Even when not thus associated with the destruction of nobler forms, fungi are nevertheless held suspect. At best and largest they are odd, peculiar, hiding in out-of-the-way places, far from "the warm precincts of the cheerful day"; "off color," as men say, and owing little or no allegiance to our sovereign sun; pale, ghastly things whose homes are with the dead.

It remained for modern Science to dignify the world; nothing shall be stranger to her touch benign. Even the fungi come into prominence as they come into light. Odd as they may appear and mysterious too, they, like some odd and peculiar people, do greatly improve upon acquaintance. Certainly no one can look in upon a basket of Boleti fresh from August woods and not greatly admire their delicate tints, their yellows, purples, browns, and grays.
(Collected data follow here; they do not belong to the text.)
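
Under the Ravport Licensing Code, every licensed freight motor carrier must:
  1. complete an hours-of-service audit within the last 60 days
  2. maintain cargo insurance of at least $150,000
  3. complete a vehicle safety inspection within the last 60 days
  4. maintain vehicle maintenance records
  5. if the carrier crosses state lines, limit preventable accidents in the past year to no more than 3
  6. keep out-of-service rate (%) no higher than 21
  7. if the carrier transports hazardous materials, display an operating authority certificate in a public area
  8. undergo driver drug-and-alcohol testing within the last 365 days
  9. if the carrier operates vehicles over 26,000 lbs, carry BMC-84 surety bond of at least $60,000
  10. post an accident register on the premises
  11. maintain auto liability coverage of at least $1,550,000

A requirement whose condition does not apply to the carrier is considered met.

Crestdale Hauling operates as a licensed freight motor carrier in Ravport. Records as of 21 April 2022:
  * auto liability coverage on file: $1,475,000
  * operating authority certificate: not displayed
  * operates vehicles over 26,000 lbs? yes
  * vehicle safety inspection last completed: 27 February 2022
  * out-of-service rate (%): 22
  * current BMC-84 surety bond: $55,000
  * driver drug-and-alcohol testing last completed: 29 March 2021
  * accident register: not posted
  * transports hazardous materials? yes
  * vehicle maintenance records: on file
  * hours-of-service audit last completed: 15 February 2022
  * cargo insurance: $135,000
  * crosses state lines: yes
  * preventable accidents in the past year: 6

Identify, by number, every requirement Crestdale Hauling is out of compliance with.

1, 2, 5, 6, 7, 8, 9, 10, 11

1. hours-of-service audit 65 days ago vs limit 60 → not met
2. cargo insurance $135,000 < $150,000 → not met
3. vehicle safety inspection 53 days ago vs limit 60 → met
4. vehicle maintenance records present → met
5. condition 'crosses state lines' holds; preventable accidents in the past year 6 > 3 → not met
6. out-of-service rate (%) 22 > 21 → not met
7. condition 'transports hazardous materials' holds; operating authority certificate absent → not met
8. driver drug-and-alcohol testing 388 days ago vs limit 365 → not met
9. condition 'operates vehicles over 26,000 lbs' holds; BMC-84 surety bond $55,000 < $60,000 → not met
10. accident register absent → not met
11. auto liability coverage $1,475,000 < $1,550,000 → not met
Not met: 1, 2, 5, 6, 7, 8, 9, 10, 11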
Fungi, once for all, are plants, for the most part very simple ones too; in their larger forms more commonly useful than noxious, and positively sources of serious injury and detriment in those species only which to mankind at large are unseen, unknown, and unsuspected. To these reference will be made again; for the present let us consider such forms only as meet the eye of ordinary observation, the common denizens of forest and of field.
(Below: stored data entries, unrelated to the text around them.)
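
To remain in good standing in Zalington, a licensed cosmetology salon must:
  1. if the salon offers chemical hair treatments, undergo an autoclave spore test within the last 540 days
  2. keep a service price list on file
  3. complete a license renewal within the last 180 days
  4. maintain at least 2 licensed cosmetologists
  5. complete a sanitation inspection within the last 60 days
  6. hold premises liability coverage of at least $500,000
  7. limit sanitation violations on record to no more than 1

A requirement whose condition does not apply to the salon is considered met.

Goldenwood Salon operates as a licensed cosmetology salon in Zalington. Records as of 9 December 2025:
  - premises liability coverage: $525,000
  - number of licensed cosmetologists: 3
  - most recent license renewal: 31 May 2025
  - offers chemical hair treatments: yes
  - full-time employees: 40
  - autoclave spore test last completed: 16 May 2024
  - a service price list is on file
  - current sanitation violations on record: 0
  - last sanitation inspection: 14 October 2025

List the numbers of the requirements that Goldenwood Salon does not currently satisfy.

1. condition 'offers chemical hair treatments' holds; autoclave spore test 572 days ago vs limit 540 → not met
2. service price list present → met
3. license renewal 192 days ago vs limit 180 → not met
4. licensed cosmetologists 3 ≥ 2 → met
5. sanitation inspection 56 days ago vs limit 60 → met
6. premises liability coverage $525,000 ≥ $500,000 → met
7. sanitation violations on record 0 ≤ 1 → met
Not met: 1, 3

1, 3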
Assuming the vegetable nature of fungi, the most notable thing about them, as compared with all surrounding vegetation, is their color. Growing plants are green; Whitney says the words are synonymous. But whatever the colors fungi may take on, and they are often brilliantly tinted, they are never green, at any rate in the sense of possessing leaf-green. Without exception the fungi are chlorophyl-less. This, though a negative quality, is, nevertheless, a very convenient one, and withal expressive, for it defines exactly the place these plants must hold in the economy of nature. Chlorophyl, as is well known, gives to ordinary plants their special and peculiar ability, namely, the power to elaborate the most important organic products—starch, sugar, and the like. This power, accordingly, the chlorophyl-less fungi have not. They are strictly non-productive plants; all that they have they receive. Likewise bringing to the feast of life naught save appetite, they must needs lay under contribution, living or dead, the whole organic world, and are parasites or saprophytes according to their dietary habits. Such as derive their nourishment from dead organic matter are saprophytes, while those which assail living organisms, and derive food-supply direct from the living tissues of living hosts, are properly enough called parasites.